ExaLearn is a co-design partnership composed of experts from Argonne National Laboratory, Brookhaven Lab, LLNL, LBNL, Los Alamos National Laboratory, Oak Ridge National Laboratory, Pacific Northwest National Laboratory, and Sandia National Laboratories.

While Big Tech such as Google and Amazon use trained ML models to predict what users and customers may want based on previous behavior, ExaLearn’s focus is entirely different, Alexander said. He stressed that ExaLearn is providing exascale ML software for scientific research. ExaLearn’s algorithms and tools will be used by the ECP applications, other ECP co-design centers, and DOE experimental facilities and leadership-class computing facilities.

As one of ExaLearn’s early successes, Nugent highlighted using ML on cosmology datasets to generate surrogate models to make complicated simulations less expensive.
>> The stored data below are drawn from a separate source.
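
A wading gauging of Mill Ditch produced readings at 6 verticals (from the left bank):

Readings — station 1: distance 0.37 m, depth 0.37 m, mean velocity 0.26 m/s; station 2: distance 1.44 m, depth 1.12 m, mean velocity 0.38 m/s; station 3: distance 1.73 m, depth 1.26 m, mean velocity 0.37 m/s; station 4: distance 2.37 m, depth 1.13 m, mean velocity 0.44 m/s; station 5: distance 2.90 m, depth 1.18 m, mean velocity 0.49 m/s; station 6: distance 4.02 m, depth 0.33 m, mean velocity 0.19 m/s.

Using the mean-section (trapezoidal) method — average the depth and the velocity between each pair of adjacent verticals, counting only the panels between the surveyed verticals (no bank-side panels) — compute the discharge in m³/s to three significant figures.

Panel 1-2: Δb = 1.07 m, d̄ = (0.37+1.12)/2 = 0.745, v̄ = (0.26+0.38)/2 = 0.32 → q = 1.07×0.745×0.32 = 0.2551 m³/s
Panel 2-3: Δb = 0.29 m, d̄ = (1.12+1.26)/2 = 1.19, v̄ = (0.38+0.37)/2 = 0.375 → q = 0.29×1.19×0.375 = 0.1294 m³/s
Panel 3-4: Δb = 0.64 m, d̄ = (1.26+1.13)/2 = 1.195, v̄ = (0.37+0.44)/2 = 0.405 → q = 0.64×1.195×0.405 = 0.3097 m³/s
Panel 4-5: Δb = 0.53 m, d̄ = (1.13+1.18)/2 = 1.155, v̄ = (0.44+0.49)/2 = 0.465 → q = 0.53×1.155×0.465 = 0.2846 m³/s
Panel 5-6: Δb = 1.12 m, d̄ = (1.18+0.33)/2 = 0.755, v̄ = (0.49+0.19)/2 = 0.34 → q = 1.12×0.755×0.34 = 0.2875 m³/s
Q = Σ q = 1.266 m³/s

1.27 m³/s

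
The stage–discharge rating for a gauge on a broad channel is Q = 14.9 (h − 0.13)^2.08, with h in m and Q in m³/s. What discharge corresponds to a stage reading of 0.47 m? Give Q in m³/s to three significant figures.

Q = 14.9 × (0.47 − 0.13)^2.08 = 14.9 × 0.34^2.08 = 1.580 m³/s

1.58 m³/s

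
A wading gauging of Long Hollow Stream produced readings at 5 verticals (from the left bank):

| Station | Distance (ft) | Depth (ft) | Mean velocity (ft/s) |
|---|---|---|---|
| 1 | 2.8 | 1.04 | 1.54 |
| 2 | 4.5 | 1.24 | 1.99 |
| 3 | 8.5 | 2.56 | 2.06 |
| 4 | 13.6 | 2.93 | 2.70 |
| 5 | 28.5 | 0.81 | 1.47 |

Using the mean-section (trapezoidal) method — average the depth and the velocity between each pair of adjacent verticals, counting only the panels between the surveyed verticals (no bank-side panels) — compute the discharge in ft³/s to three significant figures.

Panel 1-2: Δb = 1.7 ft, d̄ = (1.04+1.24)/2 = 1.14, v̄ = (1.54+1.99)/2 = 1.765 → q = 1.7×1.14×1.765 = 3.421 ft³/s
Panel 2-3: Δb = 4 ft, d̄ = (1.24+2.56)/2 = 1.9, v̄ = (1.99+2.06)/2 = 2.025 → q = 4×1.9×2.025 = 15.39 ft³/s
Panel 3-4: Δb = 5.1 ft, d̄ = (2.56+2.93)/2 = 2.745, v̄ = (2.06+2.70)/2 = 2.38 → q = 5.1×2.745×2.38 = 33.32 ft³/s
Panel 4-5: Δb = 14.9 ft, d̄ = (2.93+0.81)/2 = 1.87, v̄ = (2.70+1.47)/2 = 2.085 → q = 14.9×1.87×2.085 = 58.09 ft³/s
Q = Σ q = 110.2 ft³/s

110 ft³/s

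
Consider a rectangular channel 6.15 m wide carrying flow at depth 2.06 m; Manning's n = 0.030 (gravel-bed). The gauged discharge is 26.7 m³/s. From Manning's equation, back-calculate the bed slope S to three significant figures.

A = b·y = 6.15 × 2.06 = 12.67 m²
P = b + 2y = 6.15 + 2×2.06 = 10.27 m
R = A/P = 12.67/10.27 = 1.234 m
S = (Q·n / (1·A·R^(2/3)))² = (26.7×0.030 / (1×12.67×1.150))² = 0.003021

0.00302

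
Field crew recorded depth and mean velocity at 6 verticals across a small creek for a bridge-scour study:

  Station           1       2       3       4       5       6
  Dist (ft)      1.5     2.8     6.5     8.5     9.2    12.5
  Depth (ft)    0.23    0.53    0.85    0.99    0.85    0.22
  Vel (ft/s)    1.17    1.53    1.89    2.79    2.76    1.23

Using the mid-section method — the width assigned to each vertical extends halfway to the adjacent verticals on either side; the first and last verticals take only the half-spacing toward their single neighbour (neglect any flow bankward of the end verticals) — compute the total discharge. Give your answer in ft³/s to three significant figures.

w_1 = (2.8 − 1.5)/2 = 0.65 ft; q_1 = 1.17 × 0.23 × 0.65 = 0.1749 ft³/s
w_2 = (6.5 − 1.5)/2 = 2.5 ft; q_2 = 1.53 × 0.53 × 2.5 = 2.027 ft³/s
w_3 = (8.5 − 2.8)/2 = 2.85 ft; q_3 = 1.89 × 0.85 × 2.85 = 4.579 ft³/s
w_4 = (9.2 − 6.5)/2 = 1.35 ft; q_4 = 2.79 × 0.99 × 1.35 = 3.729 ft³/s
w_5 = (12.5 − 8.5)/2 = 2 ft; q_5 = 2.76 × 0.85 × 2 = 4.692 ft³/s
w_6 = (12.5 − 9.2)/2 = 1.65 ft; q_6 = 1.23 × 0.22 × 1.65 = 0.4465 ft³/s
Q = Σ qᵢ = 15.65 ft³/s

15.6 ft³/s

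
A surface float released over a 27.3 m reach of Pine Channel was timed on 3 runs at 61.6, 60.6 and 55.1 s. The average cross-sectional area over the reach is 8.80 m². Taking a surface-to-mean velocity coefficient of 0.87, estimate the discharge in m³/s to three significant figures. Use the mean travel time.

3.54 m³/s

t̄ = (61.6 + 60.6 + 55.1) / 3 = 59.1 s
v_surface = L / t̄ = 27.3 / 59.1 = 0.4619 m/s
v_mean = 0.87 × 0.4619 = 0.4019 m/s
Q = A × v_mean = 8.80 × 0.4019 = 3.537 m³/s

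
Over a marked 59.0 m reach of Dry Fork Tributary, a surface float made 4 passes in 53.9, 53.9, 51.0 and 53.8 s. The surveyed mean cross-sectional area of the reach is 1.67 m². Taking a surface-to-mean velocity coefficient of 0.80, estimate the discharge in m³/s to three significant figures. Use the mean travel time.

1.48 m³/s

t̄ = (53.9 + 53.9 + 51.0 + 53.8) / 4 = 53.15 s
v_surface = L / t̄ = 59.0 / 53.15 = 1.110 m/s
v_mean = 0.80 × 1.110 = 0.8881 m/s
Q = A × v_mean = 1.67 × 0.8881 = 1.483 m³/s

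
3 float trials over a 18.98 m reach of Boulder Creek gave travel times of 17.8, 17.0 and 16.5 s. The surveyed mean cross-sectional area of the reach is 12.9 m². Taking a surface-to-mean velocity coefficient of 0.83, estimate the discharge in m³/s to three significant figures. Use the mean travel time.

11.9 m³/s

t̄ = (17.8 + 17.0 + 16.5) / 3 = 17.1 s
v_surface = L / t̄ = 18.98 / 17.1 = 1.110 m/s
v_mean = 0.83 × 1.110 = 0.9213 m/s
Q = A × v_mean = 12.9 × 0.9213 = 11.88 m³/s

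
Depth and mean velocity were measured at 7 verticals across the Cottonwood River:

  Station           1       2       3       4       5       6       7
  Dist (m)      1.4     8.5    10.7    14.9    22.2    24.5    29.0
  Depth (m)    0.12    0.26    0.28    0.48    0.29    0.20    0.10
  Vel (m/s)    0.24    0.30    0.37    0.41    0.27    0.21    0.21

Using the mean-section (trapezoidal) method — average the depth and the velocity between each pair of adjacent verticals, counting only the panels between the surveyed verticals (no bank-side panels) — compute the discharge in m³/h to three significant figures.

8710 m³/h

Panel 1-2: Δb = 7.1 m, d̄ = (0.12+0.26)/2 = 0.19, v̄ = (0.24+0.30)/2 = 0.27 → q = 7.1×0.19×0.27 = 0.3642 m³/s
Panel 2-3: Δb = 2.2 m, d̄ = (0.26+0.28)/2 = 0.27, v̄ = (0.30+0.37)/2 = 0.335 → q = 2.2×0.27×0.335 = 0.1990 m³/s
Panel 3-4: Δb = 4.2 m, d̄ = (0.28+0.48)/2 = 0.38, v̄ = (0.37+0.41)/2 = 0.39 → q = 4.2×0.38×0.39 = 0.6224 m³/s
Panel 4-5: Δb = 7.3 m, d̄ = (0.48+0.29)/2 = 0.385, v̄ = (0.41+0.27)/2 = 0.34 → q = 7.3×0.385×0.34 = 0.9556 m³/s
Panel 5-6: Δb = 2.3 m, d̄ = (0.29+0.20)/2 = 0.245, v̄ = (0.27+0.21)/2 = 0.24 → q = 2.3×0.245×0.24 = 0.1352 m³/s
Panel 6-7: Δb = 4.5 m, d̄ = (0.20+0.10)/2 = 0.15, v̄ = (0.21+0.21)/2 = 0.21 → q = 4.5×0.15×0.21 = 0.1418 m³/s
Q = Σ q = 2.418 m³/s
= 2.418 × 3600 = 8706 m³/h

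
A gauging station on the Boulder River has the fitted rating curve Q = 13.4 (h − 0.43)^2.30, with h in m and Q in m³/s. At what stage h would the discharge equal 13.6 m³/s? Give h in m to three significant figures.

h − h₀ = (Q/C)^(1/b) = (13.6/13.4)^(1/2.30) = 1.006 m
h = 0.43 + 1.006 = 1.436 m

1.44 m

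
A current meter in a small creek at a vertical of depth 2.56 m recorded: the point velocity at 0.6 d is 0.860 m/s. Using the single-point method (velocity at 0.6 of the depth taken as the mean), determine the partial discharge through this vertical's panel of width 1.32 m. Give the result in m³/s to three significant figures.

2.91 m³/s

v̄ = v₀.₆ = 0.860 m/s
q = v̄ × d × w = 0.8600 × 2.56 × 1.32 = 2.906 m³/s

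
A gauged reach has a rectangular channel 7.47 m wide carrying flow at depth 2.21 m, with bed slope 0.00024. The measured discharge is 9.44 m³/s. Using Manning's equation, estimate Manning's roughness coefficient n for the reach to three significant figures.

A = b·y = 7.47 × 2.21 = 16.51 m²
P = b + 2y = 7.47 + 2×2.21 = 11.89 m
R = A/P = 16.51/11.89 = 1.388 m
n = (1/Q)·A·R^(2/3)·S^(1/2) = (1/9.44) × 16.51 × 1.245 × 0.01549 = 0.03372

0.0337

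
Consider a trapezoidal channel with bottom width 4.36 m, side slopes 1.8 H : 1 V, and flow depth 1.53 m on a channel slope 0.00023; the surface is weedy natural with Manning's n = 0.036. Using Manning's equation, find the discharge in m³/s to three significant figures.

4.65 m³/s

A = (b + z·y)·y = (4.36 + 1.8×1.53)×1.53 = 10.88 m²
P = b + 2y√(1+z²) = 4.36 + 2×1.53×√(1+1.8²) = 10.66 m
R = A/P = 10.88/10.66 = 1.021 m
Q = (1/n)·A·R^(2/3)·S^(1/2) = (1/0.036) × 10.88 × 1.021^(2/3) × 0.00023^(1/2) = 4.649 m³/s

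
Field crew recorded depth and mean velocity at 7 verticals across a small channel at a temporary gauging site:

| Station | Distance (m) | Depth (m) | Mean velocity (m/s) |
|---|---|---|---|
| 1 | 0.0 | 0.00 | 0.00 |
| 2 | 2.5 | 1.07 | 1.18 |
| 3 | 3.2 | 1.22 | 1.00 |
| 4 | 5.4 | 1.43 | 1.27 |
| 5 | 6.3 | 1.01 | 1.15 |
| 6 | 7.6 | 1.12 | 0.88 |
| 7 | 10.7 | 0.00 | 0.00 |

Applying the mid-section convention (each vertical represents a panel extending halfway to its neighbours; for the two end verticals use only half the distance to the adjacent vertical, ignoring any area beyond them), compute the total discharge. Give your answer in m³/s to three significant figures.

w_2 = (3.2 − 0.0)/2 = 1.6 m; q_2 = 1.18 × 1.07 × 1.6 = 2.020 m³/s
w_3 = (5.4 − 2.5)/2 = 1.45 m; q_3 = 1.00 × 1.22 × 1.45 = 1.769 m³/s
w_4 = (6.3 − 3.2)/2 = 1.55 m; q_4 = 1.27 × 1.43 × 1.55 = 2.815 m³/s
w_5 = (7.6 − 5.4)/2 = 1.1 m; q_5 = 1.15 × 1.01 × 1.1 = 1.278 m³/s
w_6 = (10.7 − 6.3)/2 = 2.2 m; q_6 = 0.88 × 1.12 × 2.2 = 2.168 m³/s
Stations 1, 7 contribute zero (depth or velocity is 0).
Q = Σ qᵢ = 10.05 m³/s

10.1 m³/s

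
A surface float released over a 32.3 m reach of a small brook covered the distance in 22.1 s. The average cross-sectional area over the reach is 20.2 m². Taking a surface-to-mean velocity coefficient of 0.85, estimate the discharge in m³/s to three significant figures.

v_surface = L / t̄ = 32.3 / 22.1 = 1.462 m/s
v_mean = 0.85 × 1.462 = 1.242 m/s
Q = A × v_mean = 20.2 × 1.242 = 25.09 m³/s

25.1 m³/s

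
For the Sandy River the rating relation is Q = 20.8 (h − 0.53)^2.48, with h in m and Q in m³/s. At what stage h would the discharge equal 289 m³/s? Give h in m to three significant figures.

3.42 m

h − h₀ = (Q/C)^(1/b) = (289/20.8)^(1/2.48) = 2.889 m
h = 0.53 + 2.889 = 3.419 m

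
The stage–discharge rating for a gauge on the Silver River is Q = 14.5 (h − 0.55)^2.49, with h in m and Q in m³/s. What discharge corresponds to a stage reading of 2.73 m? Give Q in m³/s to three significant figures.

Q = 14.5 × (2.73 − 0.55)^2.49 = 14.5 × 2.18^2.49 = 101.0 m³/s

101 m³/s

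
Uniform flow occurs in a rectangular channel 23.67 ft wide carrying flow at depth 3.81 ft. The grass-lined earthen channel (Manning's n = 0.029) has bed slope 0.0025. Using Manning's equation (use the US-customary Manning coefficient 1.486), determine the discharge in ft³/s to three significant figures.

A = b·y = 23.67 × 3.81 = 90.18 ft²
P = b + 2y = 23.67 + 2×3.81 = 31.29 ft
R = A/P = 90.18/31.29 = 2.882 ft
Q = (1.486/n)·A·R^(2/3)·S^(1/2) = (1.486/0.029) × 90.18 × 2.882^(2/3) × 0.0025^(1/2) = 467.9 ft³/s

468 ft³/s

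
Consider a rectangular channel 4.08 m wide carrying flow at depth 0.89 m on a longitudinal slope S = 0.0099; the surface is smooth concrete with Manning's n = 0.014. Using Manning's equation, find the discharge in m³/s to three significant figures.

18.8 m³/s

A = b·y = 4.08 × 0.89 = 3.631 m²
P = b + 2y = 4.08 + 2×0.89 = 5.860 m
R = A/P = 3.631/5.860 = 0.6197 m
Q = (1/n)·A·R^(2/3)·S^(1/2) = (1/0.014) × 3.631 × 0.6197^(2/3) × 0.0099^(1/2) = 18.76 m³/s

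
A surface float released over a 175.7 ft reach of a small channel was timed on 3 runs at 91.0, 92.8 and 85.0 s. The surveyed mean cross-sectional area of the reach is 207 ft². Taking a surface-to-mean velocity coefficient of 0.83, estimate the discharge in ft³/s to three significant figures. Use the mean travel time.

337 ft³/s

t̄ = (91.0 + 92.8 + 85.0) / 3 = 89.6 s
v_surface = L / t̄ = 175.7 / 89.6 = 1.961 ft/s
v_mean = 0.83 × 1.961 = 1.628 ft/s
Q = A × v_mean = 207 × 1.628 = 336.9 ft³/s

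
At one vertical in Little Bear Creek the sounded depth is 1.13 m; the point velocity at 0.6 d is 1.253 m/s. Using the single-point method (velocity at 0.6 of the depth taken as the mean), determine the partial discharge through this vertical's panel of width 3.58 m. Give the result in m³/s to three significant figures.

v̄ = v₀.₆ = 1.253 m/s
q = v̄ × d × w = 1.253 × 1.13 × 3.58 = 5.069 m³/s

5.07 m³/s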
Nugent’s team at LBNL set up a project and established a method for creating the surrogate models that Van Essen’s team at LLNL implemented using deep neural networks and the Sierra and Summit resources.

“The hypothesis was that if we could teach neural networks to see all of the data, they could fundamentally get a better understanding of the underlying science and predict better results in the training,” Van Essen said. “So, we as part of the ExaLearn multi-lab collaboration, have been able to work on scaling up and training these deep neural networks to datasets that have been previously unattainable throughout the community. We’ve delivered new results on the CosmoFlow network at Berkeley Lab. Fundamentally, this is a great scientific achievement that we can give back to other ECP projects like ExaSky, but it also provides a foundational capability to the ExaLearn project and to DOE and ECP at large.”

Van Essen said that ExaLearn has achieved two major technical advances its first year: it has developed a unique ability to train surrogate models and has impacted scientific research through the creation of models that are an order of magnitude more capable than previous ones.

The ExaLearn team is developing four major types of ML algorithms, Alexander said: surrogates, control, inverse problem solvers, and design. By the end of the project, ExaLearn hopes to have used all of the four in a given domain area, he added.

A key legacy of the ExaLearn project, Van Essen said, will be to use the strength of the eight-lab collaboration to find technologies across the science, ML, and HPC space and combine them for the benefit of the DOE national laboratories and the scientific community at large. And, Nugent pointed out, ExaLearn is making all of its datasets publicly available.